Arturo Orozco Santillan

A demonstration of rotating sound waves in free space and the transfer of their angular momentum to matter

We describe an apparatus for generating rotating sound waves in free space by superimposing two orthogonal standing modes with a quarter wave phase lag. The creation of a standing wave from the superposition of two counter-rotating waves is also possible with the same apparatus. The experiment permits direct measurement of both the amplitude and phase structure of the sound waves. A demonstration of angular momentum transfer from rotating acoustic waves to matter in free field is also described.

Time-domain simulations of the acoustic streaming produced by a propagating wave radiated by a circular piston

Results of numerical simulations of the sound field produced by a circular piston in a rigid baffled are presented. The aim was to calculate the acoustic streaming and the flow of mass generated by the sound field. For this purpose, the classical finite-difference time-domain method was implemented, and the complete equations of conservation of mass and conservation of momentum were used together with the state equation for and adiabatic process in and ideal gas. Thermal effects were neglected to simplify the problem. The obtained numerical results illustrate the applicability of the method. The simulations show that a net flow of mass is produced along the axis of the piston, which correspond to the jet-like wind effect in a beam of sound.

Numerical study of the acoustic streaming and mean excess pressure produced in a small gap between a vibrating surface and a thin boundary

In this paper, a circular plane piston located horizontally and immersed in water is considered, and a rigid pipe is assumed to be placed vertically with its lower end very closed to the vibrating surface. The general objective of the work has been to investigate the acoustic streaming produced in the gap between the piston and the lower end of the pipe, and to study the associated spatial distribution of the mean excess pressure in the fluid and the flow of mass. For this purpose, the classical finite-difference time-domain method has been implemented, and the complete equations of conservation of mass and conservation of momentum were used together with the state equation to a second order approximation for an adiabatic process. Thermal effects were neglected to simplify the problem. The obtained numerical results illustrate the applicability of the method.

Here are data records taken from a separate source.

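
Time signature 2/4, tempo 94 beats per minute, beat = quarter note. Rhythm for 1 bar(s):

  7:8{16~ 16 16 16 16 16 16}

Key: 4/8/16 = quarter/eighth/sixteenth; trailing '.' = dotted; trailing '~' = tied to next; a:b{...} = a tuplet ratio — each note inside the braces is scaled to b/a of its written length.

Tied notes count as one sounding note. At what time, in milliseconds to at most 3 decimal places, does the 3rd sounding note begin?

note 3 onset = 6/7b = 547.112ms

1. 0.0ms @ 0 + 364.742ms (4/7)
2. 364.742ms @ 4/7 + 182.371ms (2/7)
3. 547.112ms @ 6/7 + 182.371ms (2/7)
4. 729.483ms @ 8/7 + 182.371ms (2/7)
5. 911.854ms @ 10/7 + 182.371ms (2/7)
6. 1094.225ms @ 12/7 + 182.371ms (2/7)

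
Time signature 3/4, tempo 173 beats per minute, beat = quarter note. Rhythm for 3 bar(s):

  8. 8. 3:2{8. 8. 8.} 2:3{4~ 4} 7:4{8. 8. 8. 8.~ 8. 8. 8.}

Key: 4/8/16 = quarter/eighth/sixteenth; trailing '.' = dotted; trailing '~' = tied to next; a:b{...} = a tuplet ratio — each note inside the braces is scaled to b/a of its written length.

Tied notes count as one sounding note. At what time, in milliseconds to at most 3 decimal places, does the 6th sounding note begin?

note 6 onset = 3b = 1040.462ms

1. 0.0ms @ 0 + 260.116ms (3/4)
2. 260.116ms @ 3/4 + 260.116ms (3/4)
3. 520.231ms @ 3/2 + 173.41ms (1/2)
4. 693.642ms @ 2 + 173.41ms (1/2)
5. 867.052ms @ 5/2 + 173.41ms (1/2)
6. 1040.462ms @ 3 + 1040.462ms (3)
7. 2080.925ms @ 6 + 148.637ms (3/7)
8. 2229.562ms @ 45/7 + 148.637ms (3/7)
9. 2378.2ms @ 48/7 + 148.637ms (3/7)
10. 2526.837ms @ 51/7 + 297.275ms (6/7)
11. 2824.112ms @ 57/7 + 148.637ms (3/7)
12. 2972.75ms @ 60/7 + 148.637ms (3/7)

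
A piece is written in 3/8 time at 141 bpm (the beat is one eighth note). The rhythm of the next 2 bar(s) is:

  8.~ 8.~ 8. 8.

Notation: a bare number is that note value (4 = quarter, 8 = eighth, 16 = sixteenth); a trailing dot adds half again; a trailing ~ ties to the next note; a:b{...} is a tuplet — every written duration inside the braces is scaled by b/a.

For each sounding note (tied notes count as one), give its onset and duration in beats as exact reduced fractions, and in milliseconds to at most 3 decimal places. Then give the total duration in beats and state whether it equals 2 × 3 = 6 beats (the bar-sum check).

1) 0.0ms=0b +1914.894ms=9/2b
2) 1914.894ms=9/2b +638.298ms=3/2b
Σ=6b of 6 (141bpm 3/8) — PASS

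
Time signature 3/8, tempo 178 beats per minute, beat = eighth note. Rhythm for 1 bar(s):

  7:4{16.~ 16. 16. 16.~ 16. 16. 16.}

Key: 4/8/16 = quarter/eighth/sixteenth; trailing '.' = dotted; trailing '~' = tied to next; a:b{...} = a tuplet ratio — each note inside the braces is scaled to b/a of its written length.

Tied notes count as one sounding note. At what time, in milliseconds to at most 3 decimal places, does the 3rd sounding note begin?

1. 0.0ms @ 0 + 288.925ms (6/7)
2. 288.925ms @ 6/7 + 144.462ms (3/7)
3. 433.387ms @ 9/7 + 288.925ms (6/7)
4. 722.311ms @ 15/7 + 144.462ms (3/7)
5. 866.774ms @ 18/7 + 144.462ms (3/7)

note 3 onset = 9/7b = 433.387ms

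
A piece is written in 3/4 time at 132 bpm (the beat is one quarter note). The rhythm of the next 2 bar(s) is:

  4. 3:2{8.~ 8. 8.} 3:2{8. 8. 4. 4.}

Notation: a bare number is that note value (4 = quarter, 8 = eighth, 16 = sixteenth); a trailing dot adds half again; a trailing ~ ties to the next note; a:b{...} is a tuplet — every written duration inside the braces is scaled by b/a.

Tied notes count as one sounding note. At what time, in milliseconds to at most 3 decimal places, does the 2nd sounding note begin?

1. 0.0ms @ 0 + 681.818ms (3/2)
2. 681.818ms @ 3/2 + 454.545ms (1)
3. 1136.364ms @ 5/2 + 227.273ms (1/2)
4. 1363.636ms @ 3 + 227.273ms (1/2)
5. 1590.909ms @ 7/2 + 227.273ms (1/2)
6. 1818.182ms @ 4 + 454.545ms (1)
7. 2272.727ms @ 5 + 454.545ms (1)

note 2 onset = 3/2b = 681.818ms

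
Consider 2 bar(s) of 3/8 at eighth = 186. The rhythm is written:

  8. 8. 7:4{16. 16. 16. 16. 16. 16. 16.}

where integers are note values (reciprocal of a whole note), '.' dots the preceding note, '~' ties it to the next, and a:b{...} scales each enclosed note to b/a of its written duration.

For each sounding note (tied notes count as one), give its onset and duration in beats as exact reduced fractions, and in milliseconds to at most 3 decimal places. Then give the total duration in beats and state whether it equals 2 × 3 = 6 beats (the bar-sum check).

1) 0.0ms=0b +483.871ms=3/2b
2) 483.871ms=3/2b +483.871ms=3/2b
3) 967.742ms=3b +138.249ms=3/7b
4) 1105.991ms=24/7b +138.249ms=3/7b
5) 1244.24ms=27/7b +138.249ms=3/7b
6) 1382.488ms=30/7b +138.249ms=3/7b
7) 1520.737ms=33/7b +138.249ms=3/7b
8) 1658.986ms=36/7b +138.249ms=3/7b
9) 1797.235ms=39/7b +138.249ms=3/7b
Σ=6b of 6 (186bpm 3/8) — PASS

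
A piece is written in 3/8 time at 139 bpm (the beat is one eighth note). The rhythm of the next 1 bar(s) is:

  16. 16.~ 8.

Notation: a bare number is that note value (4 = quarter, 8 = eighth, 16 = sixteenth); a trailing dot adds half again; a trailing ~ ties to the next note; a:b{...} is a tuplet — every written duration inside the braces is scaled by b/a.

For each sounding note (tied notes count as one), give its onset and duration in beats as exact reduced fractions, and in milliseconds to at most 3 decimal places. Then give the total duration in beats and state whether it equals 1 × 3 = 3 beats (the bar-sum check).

1) 0.0ms=0b +323.741ms=3/4b
2) 323.741ms=3/4b +971.223ms=9/4b
Σ=3b of 3 (139bpm 3/8) — PASS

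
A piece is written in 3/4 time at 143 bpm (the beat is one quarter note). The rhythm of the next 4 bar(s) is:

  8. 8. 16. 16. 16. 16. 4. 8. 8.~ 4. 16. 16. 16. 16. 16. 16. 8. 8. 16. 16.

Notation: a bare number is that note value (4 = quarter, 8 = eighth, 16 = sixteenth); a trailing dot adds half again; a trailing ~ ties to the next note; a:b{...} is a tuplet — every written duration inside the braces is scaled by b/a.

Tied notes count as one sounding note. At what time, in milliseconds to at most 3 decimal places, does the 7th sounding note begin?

1. 0.0ms @ 0 + 314.685ms (3/4)
2. 314.685ms @ 3/4 + 314.685ms (3/4)
3. 629.371ms @ 3/2 + 157.343ms (3/8)
4. 786.713ms @ 15/8 + 157.343ms (3/8)
5. 944.056ms @ 9/4 + 157.343ms (3/8)
6. 1101.399ms @ 21/8 + 157.343ms (3/8)
7. 1258.741ms @ 3 + 629.371ms (3/2)
8. 1888.112ms @ 9/2 + 314.685ms (3/4)
9. 2202.797ms @ 21/4 + 944.056ms (9/4)
10. 3146.853ms @ 15/2 + 157.343ms (3/8)
11. 3304.196ms @ 63/8 + 157.343ms (3/8)
12. 3461.538ms @ 33/4 + 157.343ms (3/8)
13. 3618.881ms @ 69/8 + 157.343ms (3/8)
14. 3776.224ms @ 9 + 157.343ms (3/8)
15. 3933.566ms @ 75/8 + 157.343ms (3/8)
16. 4090.909ms @ 39/4 + 314.685ms (3/4)
17. 4405.594ms @ 21/2 + 314.685ms (3/4)
18. 4720.28ms @ 45/4 + 157.343ms (3/8)
19. 4877.622ms @ 93/8 + 157.343ms (3/8)

note 7 onset = 3b = 1258.741ms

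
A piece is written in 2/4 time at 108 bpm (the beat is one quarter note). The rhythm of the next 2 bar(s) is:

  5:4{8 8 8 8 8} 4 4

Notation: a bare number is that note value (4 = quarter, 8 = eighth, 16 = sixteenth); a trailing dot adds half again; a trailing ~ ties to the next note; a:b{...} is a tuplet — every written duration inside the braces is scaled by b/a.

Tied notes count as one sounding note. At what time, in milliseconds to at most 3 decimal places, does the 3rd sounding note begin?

1. 0.0ms @ 0 + 222.222ms (2/5)
2. 222.222ms @ 2/5 + 222.222ms (2/5)
3. 444.444ms @ 4/5 + 222.222ms (2/5)
4. 666.667ms @ 6/5 + 222.222ms (2/5)
5. 888.889ms @ 8/5 + 222.222ms (2/5)
6. 1111.111ms @ 2 + 555.556ms (1)
7. 1666.667ms @ 3 + 555.556ms (1)

note 3 onset = 4/5b = 444.444ms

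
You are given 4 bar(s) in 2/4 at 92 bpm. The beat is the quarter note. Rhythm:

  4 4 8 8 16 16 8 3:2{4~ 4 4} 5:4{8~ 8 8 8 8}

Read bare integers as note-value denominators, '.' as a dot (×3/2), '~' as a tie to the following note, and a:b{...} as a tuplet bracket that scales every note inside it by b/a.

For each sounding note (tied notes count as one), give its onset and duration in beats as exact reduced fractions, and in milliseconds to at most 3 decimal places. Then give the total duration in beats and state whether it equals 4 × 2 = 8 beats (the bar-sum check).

1) 0.0ms=0b +652.174ms=1b
2) 652.174ms=1b +652.174ms=1b
3) 1304.348ms=2b +326.087ms=1/2b
4) 1630.435ms=5/2b +326.087ms=1/2b
5) 1956.522ms=3b +163.043ms=1/4b
6) 2119.565ms=13/4b +163.043ms=1/4b
7) 2282.609ms=7/2b +326.087ms=1/2b
8) 2608.696ms=4b +869.565ms=4/3b
9) 3478.261ms=16/3b +434.783ms=2/3b
10) 3913.043ms=6b +521.739ms=4/5b
11) 4434.783ms=34/5b +260.87ms=2/5b
12) 4695.652ms=36/5b +260.87ms=2/5b
13) 4956.522ms=38/5b +260.87ms=2/5b
Σ=8b of 8 (92bpm 2/4) — PASS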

The simulations show that a net flow of mass is produced in the gap between the piston and the end of the tube. The results illustrate the dependence of the flow on the size of the gap, the thickness of the wall of the pipe, and its inner radius.

Analysis of oscillational instabilities in acoustic levitation using the finitedifference time-domain method

The aim of the work described in this paper has been to investigate the use of the finite-difference time-domain method to describe the interactions between a moving object and a sound field. The main objective was to simulate oscillational instabilities that appear in single-axis acoustic levitation devices and to describe their evolution in time to further understand the physical mechanism involved. The study shows that the method gives accurate results for steady state conditions, and that it is a promising tool for simulations with a moving object.

Experimental investigation on the jet-like acoustic streaming in front of an oscillating circular piston

Results of an experimental investigation on the sound field produced by a circular piston and the flow of air generated by the radiated acoustic wave are presented. The aim has been to create a strong jet-like wind by means of a beam of sound radiated by a powerful ultrasonic source, and to measure the speed of the airflow. The experimental data are compared with results of numerical simulations obtained by means of the finite-difference time-domain method. Two Langevin type transducers were used as the sound sources; one had a radiating surface with a diameter of 1.5 cm and the diameter of the other was 5 cm. The experimental results show that the speed of the airflow is more intense along the axis of the circular source, and that this flow extends along a larger distance for a source with a bigger diameter. The experimental data agree qualitatively well with the numerical simulations, but the obtained measurements were approximately twenty times larger than the values expected from the numerical simulations.